As one of the top agents in the area, having sold in the 100s of Millions in property –
I have found that this question is one I get asked a lot! Real estate can be a valuable part of your investment portfolio, and there are several different ways you can do that. I’m going to talk about a few of the more popular ways to start investing in real estate:
- You can flip homes – this is actually the way I got into real estate. It’s pretty self – explanatory – you find a house that need work in an area that people want to live in, buy it for a lower price, put some money into it and fix it, and sell it for a higher price, hopefully making an exponential return on the money you spent to fix it! The goal is to get in and out as quickly as possible
- You can build new homes or do a ‘value’ add build – this is different than flipping because it takes more time due to permitting with respective cities. The basic principle is simple, though – find a small house on a big lot. If the house is not at all salvageable, you can tear it down completely and start fresh, maximizing the amount of house you can put on the lot and maximizing your return. IF the house is somewhat salvageable, you can add to it, still maximizing what you can put on the lot and thereby maximizing your return. You have to keep in mind though the amount of time it will take before you can start building into your “carrying” or “holding” costs. This can eat into your profit margin pretty significantly, especially if you are using financing and leveraging the property heavily. If you are smart about it, though, your returns can be quite large! Think about it – you build at 300$ a square foot in an area that sells at 900-1000$ a square foot.

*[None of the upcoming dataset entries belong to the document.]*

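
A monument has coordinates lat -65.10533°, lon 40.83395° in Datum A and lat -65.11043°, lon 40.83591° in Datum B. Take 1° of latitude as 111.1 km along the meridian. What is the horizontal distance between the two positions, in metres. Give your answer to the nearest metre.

574 m

Δφ = -65.11043° − -65.10533° = -0.00510°; Δλ = 40.83591° − 40.83395° = +0.00196°.
ΔN = Δφ × 111100 = -566.6 m; ΔE = Δλ × 111100 × cos(-65.10533°) = +0.00196 × 111100 × 0.420951 = 91.7 m.
Distance = √(ΔE² + ΔN²) = √(91.7² + (-566.6)²) = 574.0 m.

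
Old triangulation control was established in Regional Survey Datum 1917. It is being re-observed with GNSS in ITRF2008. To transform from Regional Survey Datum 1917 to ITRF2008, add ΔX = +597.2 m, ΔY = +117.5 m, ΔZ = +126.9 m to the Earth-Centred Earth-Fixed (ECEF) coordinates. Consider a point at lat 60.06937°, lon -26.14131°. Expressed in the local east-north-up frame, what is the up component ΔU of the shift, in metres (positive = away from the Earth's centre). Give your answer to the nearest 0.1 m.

ΔU = 351.6 m

At φ = 60.06937°, λ = -26.14131°: sin φ = 0.866630, cos φ = 0.498951, sin λ = -0.440587, cos λ = 0.897710.
ΔU = cos φ cos λ·ΔX + cos φ sin λ·ΔY + sin φ·ΔZ = (0.498951)(0.897710)(597.2) + (0.498951)(-0.440587)(117.5) + (0.866630)(126.9) = 351.64 m.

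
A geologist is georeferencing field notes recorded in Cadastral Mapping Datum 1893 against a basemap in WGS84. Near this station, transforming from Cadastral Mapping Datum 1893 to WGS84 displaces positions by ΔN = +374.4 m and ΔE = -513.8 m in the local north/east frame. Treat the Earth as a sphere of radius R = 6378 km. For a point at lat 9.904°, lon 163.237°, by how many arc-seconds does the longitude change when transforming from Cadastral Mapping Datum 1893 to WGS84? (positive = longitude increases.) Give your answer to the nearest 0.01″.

Δλ = -16.87″

At latitude 9.904°, cos φ = 0.985097.
One radian of longitude at latitude φ spans R cos φ, so Δλ = ΔE / (R cos φ) = -513.8 / (6378000 × 0.985097) = -8.1777e-05 rad = -16.868″.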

- You can buy income property – whether it is a single-family home that you plan on renting, 2-4 units, or 5 plus units, income property can be a great addition to your portfolio. For those interested in building their real estate portfolio, I typically suggest that you get as many units as you can that maximize the return on your investment. It is important to figure into your return items such as expenses, taxes, maintenance, potential vacancies, and insurance to name a few. It is also important to analyze whether it makes sense to leverage your money and if so how much. Remember that the rent is income, but so is the appreciation of the property, which is increasing your equity. A smart income property purchase can help give you a passive income stream if you plan it out correctly! This is typically a long-term investment or a buy-and-hold investment.
You can become an equity investor either on your own or as part of a larger group of people. This basically means that you are part of the “bank” backing either a flipper or builder. Depending on the investor partnership, you can sometimes do this with very little money – turning you into a real estate investor without actually purchasing real estate!